How often should a person get massage?
- The actual frequency of sessions should diminish over time. This means your body is feeling better for longer. “Maintenance” massage is a tricky term. Does maintenance mean every week for the rest of your life? Therapist who do not possess the ability to reduce session frequency either do not have the ability to do so (for a variety of reasons), or do not have the desire to do so.
- A relaxing massage doesn’t always mean pain free. Many people really enjoy knowing they will be receiving deeper pressure while others do not. The therapist should be communicating throughout the massage to make sure you are ok with the pressure that is being applied.
- For a first time massage (if its only Swedish technique), think of a 1-10 scale *10 being unbearable pain). Do not go over 5-6. IF you are feeling a 7-8, say out loud “that’s too much pressure”, or “that’s too hard”. Remember mind readers are few and far between in this profession.
- If a 7-8 feels good then it can be ok to receive, but if you do not know how your body recovers from massage, then its best for the first time to just relax or receive less pressure.
- For deeper massages, a 7-8 is the target pressure you should be feeling. Endorphins (Enkephalin’s) are released in the body. Endorphins are the bodies natural pain killers.
**You have the power to end any massage if you feel the therapist isn’t listening, or taking your needs into account, or being unprofessional.
**Therapist are trained to immediately end a massage if the client is inappropriate in any way.The truth: clients are thought of like meat or shapes. Our basic job is to tenderize you. To always keep things professional. A therapist will look at the body also in sections. Each shape and section of the body needs to function correctly so that other parts do not have to compensate for the lack of mobility in any particular area.
I approach people with information I believe will be pertinent to you at any given time.
The Anti-inflammatory Smoothie
1 cup berries of your choice (blackberries, raspberries, blueberries, cranberries, strawberries)

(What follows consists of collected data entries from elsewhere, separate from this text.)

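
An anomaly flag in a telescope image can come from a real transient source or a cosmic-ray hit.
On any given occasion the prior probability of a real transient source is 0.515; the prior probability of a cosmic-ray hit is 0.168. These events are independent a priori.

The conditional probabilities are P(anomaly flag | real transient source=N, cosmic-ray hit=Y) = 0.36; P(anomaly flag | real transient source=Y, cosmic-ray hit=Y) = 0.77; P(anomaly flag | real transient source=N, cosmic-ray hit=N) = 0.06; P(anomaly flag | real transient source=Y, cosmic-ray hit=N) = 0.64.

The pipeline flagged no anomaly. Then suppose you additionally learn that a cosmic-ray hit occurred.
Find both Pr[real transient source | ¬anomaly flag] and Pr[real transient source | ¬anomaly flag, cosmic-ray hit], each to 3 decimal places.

P(¬anomaly flag) = 0.94*0.485*0.832 + 0.64*0.485*0.168 + 0.36*0.515*0.832 + 0.23*0.515*0.168 = 0.379309 + 0.052147 + 0.154253 + 0.019900 = 0.605609
Of this, 0.174153 comes from 0.154253 + 0.019900 (the real transient source=true cases).
Hence the posterior is 0.174153/0.605609 ≈ 0.288.

Now also conditioning on cosmic-ray hit=true:
P(¬anomaly flag | cosmic-ray hit) = 0.64·0.485 + 0.23·0.515 = 0.310400 + 0.118450 = 0.428850
The real transient source-present share is 0.23·0.515 = 0.118450.
P(real transient source | ¬anomaly flag, cosmic-ray hit) = 0.118450 / 0.428850 ≈ 0.276

Pr[real transient source | ¬anomaly flag] ≈ 0.288; Pr[real transient source | ¬anomaly flag, cosmic-ray hit] ≈ 0.276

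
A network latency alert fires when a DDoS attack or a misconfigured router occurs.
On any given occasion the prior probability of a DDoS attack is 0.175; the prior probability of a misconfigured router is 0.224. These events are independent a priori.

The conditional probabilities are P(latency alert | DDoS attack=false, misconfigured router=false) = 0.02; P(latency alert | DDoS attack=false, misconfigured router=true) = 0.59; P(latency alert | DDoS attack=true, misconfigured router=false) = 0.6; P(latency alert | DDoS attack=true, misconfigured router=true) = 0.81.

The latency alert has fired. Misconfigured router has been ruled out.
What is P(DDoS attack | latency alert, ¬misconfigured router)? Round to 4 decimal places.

Weight on DDoS attack=true, given the evidence: 0.6·0.175 = 0.105000
Normalizer over all consistent configurations: 0.02·0.825 + 0.6·0.175 = 0.121500
Posterior = 0.105000 / 0.121500 ≈ 0.8642

P(DDoS attack | latency alert, ¬misconfigured router) ≈ 0.8642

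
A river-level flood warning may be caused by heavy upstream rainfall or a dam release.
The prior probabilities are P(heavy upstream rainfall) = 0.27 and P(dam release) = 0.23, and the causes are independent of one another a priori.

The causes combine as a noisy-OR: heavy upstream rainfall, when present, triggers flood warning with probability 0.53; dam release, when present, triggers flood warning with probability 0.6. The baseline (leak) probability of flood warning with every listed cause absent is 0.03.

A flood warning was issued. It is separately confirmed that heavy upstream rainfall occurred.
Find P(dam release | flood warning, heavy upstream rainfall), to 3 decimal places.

P(dam release | flood warning, heavy upstream rainfall) ≈ 0.310

Under noisy-OR, P(flood warning | causes) = 1 − (1−0.03)·∏(1−qᵢ) over the active causes.
P(flood warning | heavy upstream rainfall) = 0.5441*0.77 + 0.81764*0.23 = 0.418957 + 0.188057 = 0.607014
Restricting to configurations with dam release present: 0.81764*0.23 = 0.188057.
So P(dam release | flood warning, heavy upstream rainfall) = 0.188057/0.607014 ≈ 0.310.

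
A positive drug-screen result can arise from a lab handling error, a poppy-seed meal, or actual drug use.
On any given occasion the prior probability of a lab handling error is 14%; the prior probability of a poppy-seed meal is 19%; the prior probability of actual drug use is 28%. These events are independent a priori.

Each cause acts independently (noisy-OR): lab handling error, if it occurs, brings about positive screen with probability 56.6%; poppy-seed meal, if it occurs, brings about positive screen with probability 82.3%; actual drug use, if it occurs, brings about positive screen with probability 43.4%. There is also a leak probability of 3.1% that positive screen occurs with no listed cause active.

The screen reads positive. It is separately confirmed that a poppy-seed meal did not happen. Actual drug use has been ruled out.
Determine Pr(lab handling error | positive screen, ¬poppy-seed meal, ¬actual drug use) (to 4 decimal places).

Pr(lab handling error | positive screen, ¬poppy-seed meal, ¬actual drug use) ≈ 0.7527

Under noisy-OR, P(positive screen | causes) = 1 − (1−0.031)·∏(1−qᵢ) over the active causes.
P(positive screen | ¬poppy-seed meal, ¬actual drug use) = 0.031·0.86 + 0.579454·0.14 = 0.026660 + 0.081124 = 0.107784
Of this, 0.081124 comes from 0.579454·0.14 (the lab handling error=true cases).
So P(lab handling error | positive screen, ¬poppy-seed meal, ¬actual drug use) = 0.081124/0.107784 ≈ 0.7527.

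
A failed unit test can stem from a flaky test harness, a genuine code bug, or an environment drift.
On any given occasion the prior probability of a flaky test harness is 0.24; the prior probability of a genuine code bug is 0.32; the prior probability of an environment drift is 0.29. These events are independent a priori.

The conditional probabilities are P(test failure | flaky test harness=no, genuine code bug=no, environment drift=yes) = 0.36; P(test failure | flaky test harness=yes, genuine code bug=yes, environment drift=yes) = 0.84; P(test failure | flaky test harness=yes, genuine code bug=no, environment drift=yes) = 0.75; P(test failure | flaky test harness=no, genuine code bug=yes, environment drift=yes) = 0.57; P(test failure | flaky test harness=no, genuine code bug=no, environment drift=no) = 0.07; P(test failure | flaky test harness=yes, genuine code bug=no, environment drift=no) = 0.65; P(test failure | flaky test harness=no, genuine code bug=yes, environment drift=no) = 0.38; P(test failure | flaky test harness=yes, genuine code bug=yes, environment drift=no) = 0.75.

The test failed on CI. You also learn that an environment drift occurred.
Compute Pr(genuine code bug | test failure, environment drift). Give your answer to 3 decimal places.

P(test failure | environment drift) = 0.36·0.76·0.68 + 0.57·0.76·0.32 + 0.75·0.24·0.68 + 0.84·0.24·0.32 = 0.186048 + 0.138624 + 0.122400 + 0.064512 = 0.511584
Restricting to configurations with genuine code bug present: 0.138624 + 0.064512 = 0.203136.
P(genuine code bug | test failure, environment drift) = 0.203136 / 0.511584 ≈ 0.397

Pr(genuine code bug | test failure, environment drift) ≈ 0.397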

1 cup leafy greens of your choice (kale, spinach, beet greens), compressed
2-inch (5 cm) piece of ginger
1 tablespoon unrefined organic coconut oil
1 teaspoon (or more, to taste) of fresh chia seeds
Green tea, steeped to desired strength
Honey, maple syrup, or stevia to taste to sweeten, if desired
Put all ingredients in a blender and mix well. Drink immediately to enjoy the most nutritional benefits.
Berries contain antioxidant phytonutrients called flavonoids (specifically, anthocyanin) in their skins that exhibit anti-inflammatory properties. They are the pigment that give berries their color.
Dark leafy greens are full of nutrients: vitamins, minerals, and antioxidants that support every system in your body. Magnesium in particular is important for inflammation regulation and spinach, kale, beet greens, broccoli, okra, are especially rich in this mineral.
Ginger is a magical plant. It eases arthritis pain, aids digestion, prevents cancer, and inhibits the formation of arterial plaque through its anti-inflammatory phytochemical gingerol.
Coconut oil is a healthy, nutrient-rich saturated fat that has a positive influence on your body.
Chia seeds are high in omega-3 fatty acids (with eight times more than salmon!) which are critical for cell health. These building blocks reduce inflammation, thereby decreasing the risk for cardiovascular and neurodegenerative disease. Flax seeds and walnuts are good substitutions.